- First baseman
- Born: October 21, 1949 (age 76) Elmhurst, Illinois, U.S.
- Batted: LeftThrew: Left

Professional debut
- MLB: September 12, 1977, for the San Francisco Giants
- NPB: April 5, 1980, for the Yokohama Taiyo Whales

Last appearance
- MLB: September 23, 1978, for the San Francisco Giants
- NPB: October 23, 1980, for the Yokohama Taiyo Whales

MLB statistics
- Batting average: .167
- Home runs: 0
- Runs batted in: 6
- Stats at Baseball Reference

Teams
- San Francisco Giants (1977–1978); Yokohama Taiyo Whales (1980);

= Skip James (baseball) =

American baseball player (born 1949)

Philip Robert James (born October 21, 1949), better known as Skip James, is an American former professional baseball player.
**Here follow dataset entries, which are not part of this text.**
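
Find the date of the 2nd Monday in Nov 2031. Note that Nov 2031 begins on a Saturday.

Nov 10, 2031

Nov 2031 begins on a Saturday, so the first Monday is Nov 3 (2 days later).
The 2nd Monday is 1 weeks later: 3 + 7 = 10.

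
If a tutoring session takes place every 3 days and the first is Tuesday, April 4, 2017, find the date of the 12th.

The 12th occurrence is 11 intervals after the first: 11 × 3 = 33 days after April 4, 2017.
April has 30 days — 26 days to the end of April leaves 7.
7 days into May → May 7, 2017.

May 7, 2017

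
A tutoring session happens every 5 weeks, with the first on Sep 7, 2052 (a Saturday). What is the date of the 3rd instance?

Nov 16, 2052

The 3rd occurrence is 2 intervals after the first: 2 × 35 = 70 days after Sep 7, 2052.
Sep has 30 days — 23 days to the end of Sep leaves 47.
Oct has 31 days (16 left).
16 days into Nov → Nov 16, 2052.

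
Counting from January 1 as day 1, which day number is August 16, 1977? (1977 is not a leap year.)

228

Days in months before August: 31 + 28 + 31 + 30 + 31 + 30 + 31 = 212.
Plus 16 days into August → day 228.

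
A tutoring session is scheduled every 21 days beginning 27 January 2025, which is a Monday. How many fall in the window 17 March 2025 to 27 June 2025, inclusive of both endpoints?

Occurrences land 21·i days after 27 January 2025 for i = 0, 1, 2, …
17 March 2025 is 49 days after the start; 49 ÷ 21 = 2 remainder 7; since the remainder is 7, round up to i = 3. First occurrence in the window: #4 on 31 March 2025 (3×21 = 63 days in).
27 June 2025 is 151 days after the start; 151 ÷ 21 = 7 remainder 4. Last occurrence in the window: #8 on 23 June 2025.
Occurrences #4 through #8: 5 in total.

5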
He played in the Major League Baseball(MLB) before a brief stint with the San Francisco Giants, and then played in the Nippon Professional Baseball (NPB) for the Yokohama Taiyo Whales.

==Career==
James attended Shawnee Mission North High School, and then played football and baseball at the University of Kansas, graduating in 1971. He played in the Pacific Coast League for eight years and was finally drafted in 1977 by the San Francisco Giants; he made his debut on September 12, 1977. He played for the Giants for four months as a pinch-hitter (hitting a game-winning two-run single in September against the Los Angeles Dodgers) before they sent him back to the minors. He played for the Vancouver Canadians in 1979, and in 1980 left the United States to play in Japan for the Yokohama Taiyo Whales, besides Félix Millán.

In 1982, he was hired as a graduate assistant coach at Kansas, and worked there as an assistant coach in 1983 and 1984 as well.